In 1904 the company became a corporation with assets of approximately one million dollars. The company expanded with acquiring land south of the railroad tracks which was later to be known as the Roper Corporation. In 1936, with August's brother, William's health failing, they sold out to the Florence Stove Company and Sears Roebuck and Company. In 1938, William died of a heart ailment. 


​Around 1940, August set up the Wehrle Foundation to help promote his givings. One of the last gifts August gave was to the Columbus Catholic Diocese a 557 acre farm west of Newark. The diocese in turn gave it to Missionaries of St. Peter and Paul known as "Pime Fathers" to establish its first seminary in America. August gave very generously to promote foreign ministries around the. world and also to the education of Priests. One of the last items donated by the Foundation was the Wehrle Center on West Main Street. August Wehrle lived in Newark all his life. After the sale of the Wehrle Company, August and William devoted their time to oil and gas interests and also the Wehrle Reality Company. 

​After 1941, August suffered from a heart condition and on September 7, 1955, August died in St. Anthony Hospital, Columbus from his failing heart.

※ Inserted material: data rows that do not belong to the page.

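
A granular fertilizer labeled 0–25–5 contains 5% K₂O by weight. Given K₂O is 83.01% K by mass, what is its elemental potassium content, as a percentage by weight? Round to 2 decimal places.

4.15% K

%K = 5 × 0.8301 = 4.1505%.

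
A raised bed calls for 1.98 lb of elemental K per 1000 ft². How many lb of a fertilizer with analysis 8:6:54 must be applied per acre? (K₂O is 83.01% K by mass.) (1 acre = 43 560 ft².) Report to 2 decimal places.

192.41 lb of product per acre

As K₂O: 1.98 / 0.8301 = 2.38525 lb per 1000 ft².
Product per 1000 ft² = 2.38525 / 54% = 4.41714 lb.
Convert to per acre: 4.41714 × 43.56 = 192.411 lb.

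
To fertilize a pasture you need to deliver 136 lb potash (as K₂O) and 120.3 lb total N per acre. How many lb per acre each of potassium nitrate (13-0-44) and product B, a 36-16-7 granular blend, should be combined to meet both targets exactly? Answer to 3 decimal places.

Let a = lb of potassium nitrate, b = lb of product B (per acre).
K₂O: 0.44·a + 0.07·b = 136
N: 0.13·a + 0.36·b = 120.3
Eliminate a: (row1) − 0.44/0.13·(row2) → -1.14846·b = -271.169, so b = 236.1152.
Back-substitute: a = (136 − 0.07·236.1152) / 0.44 = 271.5271.

271.527 lb potassium nitrate, 236.115 lb product B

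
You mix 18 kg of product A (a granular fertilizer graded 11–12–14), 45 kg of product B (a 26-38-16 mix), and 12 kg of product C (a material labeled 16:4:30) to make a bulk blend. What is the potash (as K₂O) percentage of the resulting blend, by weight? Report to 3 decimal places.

Total mass = 18 + 45 + 12 = 75 kg.
K₂O mass = 14%×18 + 16%×45 + 30%×12 = 13.32 kg.
% K₂O = 13.32 / 75 = 17.76%.

17.760% K₂O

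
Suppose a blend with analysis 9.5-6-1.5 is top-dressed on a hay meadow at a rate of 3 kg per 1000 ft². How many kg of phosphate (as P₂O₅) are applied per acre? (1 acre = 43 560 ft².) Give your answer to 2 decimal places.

P₂O₅ per 1000 ft² = 3 × 6% = 0.18 kg.
Convert to per acre: 0.18 × 43.56 = 7.8408 kg.

7.84 kg P₂O₅ per acre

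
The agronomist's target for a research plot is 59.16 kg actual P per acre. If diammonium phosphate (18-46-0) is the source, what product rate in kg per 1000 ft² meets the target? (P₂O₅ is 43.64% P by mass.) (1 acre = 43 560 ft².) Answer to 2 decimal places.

As P₂O₅: 59.16 / 0.4364 = 135.564 kg per acre.
Product per acre = 135.564 / 46% = 294.704 kg.
Convert to per 1000 ft²: 294.704 × 0.0229568 = 6.76547 kg.

6.77 kg of product per thousand sq ft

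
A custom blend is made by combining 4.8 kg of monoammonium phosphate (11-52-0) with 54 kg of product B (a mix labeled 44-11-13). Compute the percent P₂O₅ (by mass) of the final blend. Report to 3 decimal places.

14.347% P₂O₅

Total mass = 4.8 + 54 = 58.8 kg.
P₂O₅ mass = 52%×4.8 + 11%×54 = 8.436 kg.
% P₂O₅ = 8.436 / 58.8 = 14.3469%.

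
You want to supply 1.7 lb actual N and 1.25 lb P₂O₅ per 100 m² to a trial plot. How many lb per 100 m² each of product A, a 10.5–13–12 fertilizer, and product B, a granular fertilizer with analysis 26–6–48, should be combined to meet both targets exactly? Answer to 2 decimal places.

8.11 lb product A, 3.26 lb product B

Per-100 m² balance (a = product A, b = product B):
N: 0.105·a + 0.26·b = 1.7
P₂O₅: 0.13·a + 0.06·b = 1.25
Eliminate a: (row1) − 0.105/0.13·(row2) → 0.211538·b = 0.690385, so b = 3.26364.
Back-substitute: a = (1.7 − 0.26·3.26364) / 0.105 = 8.10909.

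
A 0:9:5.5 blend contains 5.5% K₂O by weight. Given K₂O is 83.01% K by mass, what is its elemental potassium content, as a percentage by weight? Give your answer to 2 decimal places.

4.57% K

%K = 5.5 × 0.8301 = 4.56555%.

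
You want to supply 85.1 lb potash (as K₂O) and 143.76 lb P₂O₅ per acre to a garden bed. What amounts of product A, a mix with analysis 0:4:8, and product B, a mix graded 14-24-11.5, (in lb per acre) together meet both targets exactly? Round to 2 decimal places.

With a, b = lb per acre of product A and product B:
K₂O: 0.08·a + 0.115·b = 85.1
P₂O₅: 0.04·a + 0.24·b = 143.76
From row1: a = (85.1 − 0.115·b) / 0.08.
Into row2: 0.04·(85.1 − 0.115·b)/0.08 + 0.24·b = 143.76 → b = 554.575, a = 266.548.

266.55 lb product A, 554.58 lb product B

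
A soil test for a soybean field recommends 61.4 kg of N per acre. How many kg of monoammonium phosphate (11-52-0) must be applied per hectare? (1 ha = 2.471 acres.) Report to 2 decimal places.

1379.27 kg of product per hectare

Product per acre = 61.4 / 11% = 558.182 kg.
Convert to per hectare: 558.182 × 2.471 = 1379.267 kg.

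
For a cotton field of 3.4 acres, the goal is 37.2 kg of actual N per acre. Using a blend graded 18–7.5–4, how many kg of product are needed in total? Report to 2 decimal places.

702.67 kg

Product per acre = 37.2 / 18% = 206.667 kg.
Total product = 206.667 × 3.4 = 702.667 kg.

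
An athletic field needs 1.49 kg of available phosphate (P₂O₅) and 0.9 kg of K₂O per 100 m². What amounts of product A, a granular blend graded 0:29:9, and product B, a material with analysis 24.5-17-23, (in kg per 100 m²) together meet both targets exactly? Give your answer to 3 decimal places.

3.691 kg product A, 2.469 kg product B

Let a = kg of product A, b = kg of product B (per 100 m²).
P₂O₅: 0.29·a + 0.17·b = 1.49
K₂O: 0.09·a + 0.23·b = 0.9
Eliminate a: (row1) − 0.29/0.09·(row2) → -0.571111·b = -1.41, so b = 2.46887.
Back-substitute: a = (1.49 − 0.17·2.46887) / 0.29 = 3.69066.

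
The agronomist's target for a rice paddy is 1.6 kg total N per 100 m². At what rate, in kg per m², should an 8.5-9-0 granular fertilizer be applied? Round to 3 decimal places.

0.188 kg of product per sq m

Product per 100 m² = 1.6 / 8.5% = 18.8235 kg.
Convert to per m²: 18.8235 × 0.01 = 0.188235 kg.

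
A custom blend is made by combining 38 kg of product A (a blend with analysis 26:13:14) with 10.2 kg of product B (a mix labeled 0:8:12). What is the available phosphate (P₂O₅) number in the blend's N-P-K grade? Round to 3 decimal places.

11.942% P₂O₅

Total mass = 38 + 10.2 = 48.2 kg.
P₂O₅ mass = 13%×38 + 8%×10.2 = 5.756 kg.
% P₂O₅ = 5.756 / 48.2 = 11.9419%.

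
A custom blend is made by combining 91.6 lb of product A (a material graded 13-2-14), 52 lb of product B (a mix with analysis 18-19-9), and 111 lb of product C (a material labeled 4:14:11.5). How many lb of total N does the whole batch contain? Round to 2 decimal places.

N mass = 13%×91.6 + 18%×52 + 4%×111 = 25.708 lb.

25.71 lb N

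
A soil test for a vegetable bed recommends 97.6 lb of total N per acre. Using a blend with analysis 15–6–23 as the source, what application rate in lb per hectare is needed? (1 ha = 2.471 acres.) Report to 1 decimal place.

Product per acre = 97.6 / 15% = 650.667 lb.
Convert to per hectare: 650.667 × 2.471 = 1607.797 lb.

1607.8 lb of product per hectare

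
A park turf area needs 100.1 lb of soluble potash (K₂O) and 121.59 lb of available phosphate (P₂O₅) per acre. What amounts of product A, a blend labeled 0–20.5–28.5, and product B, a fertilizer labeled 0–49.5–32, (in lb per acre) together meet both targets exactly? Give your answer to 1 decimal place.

141.0 lb product A, 187.2 lb product B

Let a = lb of product A, b = lb of product B (per acre).
K₂O: 0.285·a + 0.32·b = 100.1
P₂O₅: 0.205·a + 0.495·b = 121.59
Eliminate b: (row1) − 0.32/0.495·(row2) → 0.152475·a = 21.4964, so a = 140.983.
Then b = (121.59 − 0.205·140.983) / 0.495 = 187.249.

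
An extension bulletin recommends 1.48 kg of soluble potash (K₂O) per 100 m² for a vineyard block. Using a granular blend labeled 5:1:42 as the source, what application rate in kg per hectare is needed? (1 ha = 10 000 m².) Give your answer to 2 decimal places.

352.38 kg of product per hectare

Product per 100 m² = 1.48 / 42% = 3.52381 kg.
Convert to per hectare: 3.52381 × 100 = 352.381 kg.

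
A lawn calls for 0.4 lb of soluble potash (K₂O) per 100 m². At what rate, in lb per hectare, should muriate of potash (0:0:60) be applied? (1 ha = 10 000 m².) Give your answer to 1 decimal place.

66.7 lb of product per hectare

Product per 100 m² = 0.4 / 60% = 0.666667 lb.
Convert to per hectare: 0.666667 × 100 = 66.6667 lb.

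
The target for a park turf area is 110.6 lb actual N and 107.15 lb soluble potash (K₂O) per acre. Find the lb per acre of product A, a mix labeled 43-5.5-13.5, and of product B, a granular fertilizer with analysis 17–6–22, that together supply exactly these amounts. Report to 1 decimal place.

85.4 lb product A, 434.7 lb product B

With a, b = lb per acre of product A and product B:
N: 0.43·a + 0.17·b = 110.6
K₂O: 0.135·a + 0.22·b = 107.15
From row1: a = (110.6 − 0.17·b) / 0.43.
Into row2: 0.135·(110.6 − 0.17·b)/0.43 + 0.22·b = 107.15 → b = 434.662, a = 85.3664.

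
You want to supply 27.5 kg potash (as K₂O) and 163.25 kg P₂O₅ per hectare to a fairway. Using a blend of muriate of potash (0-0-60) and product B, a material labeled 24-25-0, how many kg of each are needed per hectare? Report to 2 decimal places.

Let a = kg of muriate of potash, b = kg of product B (per hectare).
K₂O: 0.6·a + 0·b = 27.5
P₂O₅: 0·a + 0.25·b = 163.25
Solving simultaneously: a = 45.8333, b = 653.

45.83 kg muriate of potash, 653.00 kg product B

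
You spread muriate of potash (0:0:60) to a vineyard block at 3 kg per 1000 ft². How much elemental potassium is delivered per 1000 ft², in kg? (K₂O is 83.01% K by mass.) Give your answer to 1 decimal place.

K₂O per 1000 ft² = 3 × 60% = 1.8 kg.
Elemental K = 1.8 × 0.8301 = 1.49418 kg per 1000 ft².

1.5 kg K per thousand sq ft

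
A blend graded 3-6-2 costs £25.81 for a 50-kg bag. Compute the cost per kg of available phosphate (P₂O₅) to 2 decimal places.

P₂O₅ in bag = 50 × 6% = 3 kg.
Cost per kg P₂O₅ = £25.81 / 3 = £8.6033.

£8.60 per kg P₂O₅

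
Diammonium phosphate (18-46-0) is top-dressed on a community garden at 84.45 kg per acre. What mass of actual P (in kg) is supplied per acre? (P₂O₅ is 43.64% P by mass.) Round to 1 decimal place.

17.0 kg P per acre

P₂O₅ per acre = 84.45 × 46% = 38.847 kg.
Elemental P = 38.847 × 0.4364 = 16.9528 kg per acre.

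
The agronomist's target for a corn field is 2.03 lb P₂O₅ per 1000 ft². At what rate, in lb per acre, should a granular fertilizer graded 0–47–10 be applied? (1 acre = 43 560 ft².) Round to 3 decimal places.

188.142 lb of product per acre

Product per 1000 ft² = 2.03 / 47% = 4.31915 lb.
Convert to per acre: 4.31915 × 43.56 = 188.1421 lb.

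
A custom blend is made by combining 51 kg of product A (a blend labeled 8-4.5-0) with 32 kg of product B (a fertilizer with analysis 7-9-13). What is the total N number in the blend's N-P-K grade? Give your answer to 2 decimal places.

7.61% N

Total mass = 51 + 32 = 83 kg.
N mass = 8%×51 + 7%×32 = 6.32 kg.
% N = 6.32 / 83 = 7.61446%.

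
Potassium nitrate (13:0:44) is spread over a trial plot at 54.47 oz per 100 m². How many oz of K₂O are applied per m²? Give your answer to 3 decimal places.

K₂O per 100 m² = 54.47 × 44% = 23.9668 oz.
Convert to per m²: 23.9668 × 0.01 = 0.239668 oz.

0.240 oz K₂O per sq m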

At the time of his death, August was President and Treasurer of the Wehrle Reality Company located at 33 1/2 West Main Street and he resided at 24 N 7th Street. The Wehrles had owned a whole block bordering on North 7th Street and also a summer home on Buckeye Lake. 

Both William and August Wehrle were made Knights of St. Gregory in June 1928 with two Columbus men, Bernard Smith and R.G. Berry, the first to have his honor conferred in the history of the Columbus diocese of the Catholic Church. Giving to charity an interest in education brought about the investiture announced by the late pontiff Pope Pius 11th.